Rules Engine Processing Delays for few customers

Incident Report for Gainsight

Resolved

Root Cause:
A Transient Network fault resulted in a few of the running processes getting into a hung state. While the resiliency ensured the subsequent jobs to succeed, a few hung jobs remained in the queue for a longer time.

Recovery Action :
a) Restarting of services
b) Manual intervention to retrigger the hung jobs
c) Timeline entries are populated

Preventive action:
While the applications have a high level of resiliency in place to handle network issues, we are working on further enhancements to catch even remote cases.

We apologize for the inconvenience caused. Please reach out to support@gainsight.com if you have questions.

----
Status:
All queues are back to expected levels. Email sent between 3:30 AM and 3:30 PM UTC may not currently show in Timeline for some customers. No data was lost but we will be deploying a fix to re-synchronize timeline entries.

RCA:
We are still investigating Root Cause and will update this incident once the Timeline entries are populated and analysis is complete.

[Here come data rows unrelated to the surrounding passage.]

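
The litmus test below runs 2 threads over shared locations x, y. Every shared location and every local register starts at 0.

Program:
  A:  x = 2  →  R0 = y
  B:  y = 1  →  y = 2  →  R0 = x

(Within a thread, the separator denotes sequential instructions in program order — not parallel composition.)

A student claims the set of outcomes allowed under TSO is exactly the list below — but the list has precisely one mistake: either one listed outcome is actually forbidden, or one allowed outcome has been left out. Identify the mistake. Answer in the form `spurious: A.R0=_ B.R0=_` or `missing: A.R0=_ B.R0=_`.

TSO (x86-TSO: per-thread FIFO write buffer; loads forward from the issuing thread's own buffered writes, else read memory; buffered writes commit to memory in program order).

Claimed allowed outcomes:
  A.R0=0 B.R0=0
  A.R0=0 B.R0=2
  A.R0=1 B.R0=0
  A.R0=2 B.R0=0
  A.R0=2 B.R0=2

outcome vector order: (A.R0,B.R0)
under TSO → (0,0), (0,2), (1,0), (1,2), (2,0), (2,2)
TSO∖claimed = {(1,2)}

missing: A.R0=1 B.R0=2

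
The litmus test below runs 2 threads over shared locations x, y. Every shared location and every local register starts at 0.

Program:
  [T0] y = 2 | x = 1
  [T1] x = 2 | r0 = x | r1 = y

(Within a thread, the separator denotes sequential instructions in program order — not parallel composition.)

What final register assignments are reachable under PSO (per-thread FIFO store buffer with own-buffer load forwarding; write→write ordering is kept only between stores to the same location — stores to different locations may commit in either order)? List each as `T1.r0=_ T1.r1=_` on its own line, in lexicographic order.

outcome vector order: (T1.r0,T1.r1)
|PSO outcomes| = 4

T1.r0=1 T1.r1=0
T1.r0=1 T1.r1=2
T1.r0=2 T1.r1=0
T1.r0=2 T1.r1=2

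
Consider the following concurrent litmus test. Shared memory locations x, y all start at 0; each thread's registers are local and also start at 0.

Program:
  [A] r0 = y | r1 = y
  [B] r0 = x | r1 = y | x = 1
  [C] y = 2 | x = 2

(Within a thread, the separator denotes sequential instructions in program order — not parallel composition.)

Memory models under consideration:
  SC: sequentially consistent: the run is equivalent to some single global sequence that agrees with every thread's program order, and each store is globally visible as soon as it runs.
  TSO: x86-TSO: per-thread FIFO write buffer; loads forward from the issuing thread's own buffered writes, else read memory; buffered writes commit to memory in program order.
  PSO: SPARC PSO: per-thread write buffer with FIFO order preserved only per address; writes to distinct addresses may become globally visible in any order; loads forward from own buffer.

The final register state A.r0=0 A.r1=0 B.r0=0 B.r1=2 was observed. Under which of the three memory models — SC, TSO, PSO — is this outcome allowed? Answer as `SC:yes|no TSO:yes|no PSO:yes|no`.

outcome vector order: (A.r0,A.r1,B.r0,B.r1)
SC (9): <0 0 0 0>; <0 0 0 2>; <0 0 2 2>; <0 2 0 0>; <0 2 0 2>; <0 2 2 2>; <2 2 0 0>; <2 2 0 2>; <2 2 2 2>
TSO (9): <0 0 0 0>; <0 0 0 2>; <0 0 2 2>; <0 2 0 0>; <0 2 0 2>; <0 2 2 2>; <2 2 0 0>; <2 2 0 2>; <2 2 2 2>
PSO (12): <0 0 0 0>; <0 0 0 2>; <0 0 2 0>; <0 0 2 2>; <0 2 0 0>; <0 2 0 2>; <0 2 2 0>; <0 2 2 2>; <2 2 0 0>; <2 2 0 2>; <2 2 2 0>; <2 2 2 2>
target <0 0 0 2> ∈ {SC,TSO,PSO}

SC:yes TSO:yes PSO:yes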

Posted Sep 01, 2020 - 18:35 UTC

Update

We have increased the capacity to process the backlog of rules and continue to investigate the cause of delay.

Posted Sep 01, 2020 - 11:37 UTC

Investigating

We are investigating reports of processing delays in the Rules Engine queue which could be effecting a subset of customers.

We will provide more information soon.

Posted Sep 01, 2020 - 10:39 UTC

This incident affected: Gainsight CS - US1 Region (US1 Rules Engine Queue).